Ecological Psychology
- Discipline: Ecological psychology
- Language: English
- Edited by: Richard Schmidt

Publication details
- History: 1989–present
- Publisher: Taylor & Francis
- Frequency: Quarterly
- Impact factor: 1.227 (2016)

Standard abbreviations
- ISO 4: Ecol. Psychol.

Indexing
- ISSN: 1040-7413 (print) 1532-6969 (web)
- LCCN: 2001214510
- OCLC no.: 226118473

Links
- Journal homepage; Online access; Online archive;

= Ecological Psychology (journal) =

Ecological Psychology is a quarterly peer-reviewed academic journal covering ecological psychology. It was established in 1989 and is published by Taylor & Francis. It is the official journal of the International Society for Ecological Psychology. The editor-in-chief since 2020 has been is Michael J. Richardson (Macquarie University, Sydney, Australia).

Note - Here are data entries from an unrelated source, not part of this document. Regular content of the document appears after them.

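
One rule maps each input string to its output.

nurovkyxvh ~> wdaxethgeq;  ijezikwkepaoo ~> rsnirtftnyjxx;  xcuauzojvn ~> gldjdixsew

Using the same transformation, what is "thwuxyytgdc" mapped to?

The transformation: shift every letter 9 places forward in the alphabet (wrapping around).
Applying that to "thwuxyytgdc" gives "cqfdghhcpml".

cqfdghhcpml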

According to the Journal Citation Reports, the journal has a current 5-year impact factor of 2.4, with a 5-year ranking average of 62 out of 152 journals in the category "Psychology, Experimental". Its major focus is on problems of perception, action, cognition, communication, learning, development, behavioural dynamics, and evolution in all species, to the extent that those problems are related to whole animal-environment systems. Human experimental psychology, developmental/social psychology, animal behavior, human factors, fine arts, communication, computer science, philosophy, physical education and therapy, speech, etc., can be considered as significant contributors.